Has anyone else tried Zotero yet? It’s a Firefox add-on intended to help you organize the papers you use in your research (organize notes, make bibliographies [it seems to have bibtex support], etc.). It still seems to have some kinks that need working out (for example, it seems to work better with the arXiv’s website than the Front’s), but it does look promising. And if it actually allows me to keep track of which arxiv articles I have downloaded on my computer, it will be invaluable for that alone (at the moment, it’s much easier for me to download the PDF from the web again rather than locate it in my downloads folder, a ridiculous state of affairs).

5 thoughts on “Zotero!

  1. Perhaps I should clarify what I mean: one of the features of the program is that when you’re on a page that Zotero recognizes as a scholarly resource, say a MathSciNet page, a little icon will appear in your address bar, which you click to add the paper to your collection. MathSciNet and the arXiv have this, the Front does not. It might just be a matter of letting the Zotero people know that the Front exists.

  2. I looked into this, and there may be a bit of work involved, although hopefully much of it can be copied-and-pasted from existing code for the arxiv.

    To teach Zotero how to understand a collection of webpages, someone needs to write a “translator”. There’s a very basic tool to help you do this, called “Scaffold”, available at http://dev.zotero.org/scaffold. This is yet another Firefox extension.

    Inside Scaffold, you’ll find you can load (and save?) existing translators in Zotero’s database. Calling up the one for arxiv.org, you’ll find a regular expression that determines whether the translator should be applied, and then two chunks of code, defining functions (all written in javascript) called “detectWeb” and “doWeb”.

    “detectWeb” is easy enough; it just decides what sort of page we’re looking at, either from the URL itself, or from the page’s “DOM” (document object model).

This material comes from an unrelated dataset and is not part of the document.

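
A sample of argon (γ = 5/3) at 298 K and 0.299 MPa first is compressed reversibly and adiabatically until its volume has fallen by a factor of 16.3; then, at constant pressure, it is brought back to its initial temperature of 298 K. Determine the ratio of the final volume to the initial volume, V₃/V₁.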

    “doWeb” is more daunting. It turns out that this code looks through the html source of the page extracting the arxiv identifiers, and then
    performs in the background a lookup to the OAI (Open Archives Initiative) interface provided by the arxiv. This returns a chunk of XML describing the article, and Zotero then extracts what it needs from this.

    It seems one could adapt this model to the Front. Either one could write a parallel translator, or add some extra code to the existing translator for arxiv.org (it already deals with eprintweb.org at the same time).

    The existing code uses XPaths to find the arxiv identifiers in the html document — the MIT Simile project’s firefox extension “Solvent” is probably the way to discover these, rather than trying to write them by hand. After you’ve found these identifiers however, you can just plug right into the preexisting code; all the later steps of looking data up using the OAI interface, and then interpreting it, require no new code.

    While this is the sort of thing that, in principle, I know how to do, it feels too boring to do by myself, and I probably should get back to work anyway!

  3. I installed Zotero and it seems a very powerful tool but I couldn’t quite figure out how to use it well. But if the problem is just searching through pdfs, here is a simple solution. Download and install xpdf which has a tool called pdftotext which does exactly what it says. Now go to the directory where you have your pdfs, create a directory named Text (or whatever) and run the following command:
    for f in $(ls *.pdf); do pdftotext $f Text/$f.txt; done
    Now you have a copy of the text of all your pdfs. If you want to find the files which reference Gauss you can simply do:
    grep -l Gauss Text/*
    and you get a list of the files you want.

Comments are closed.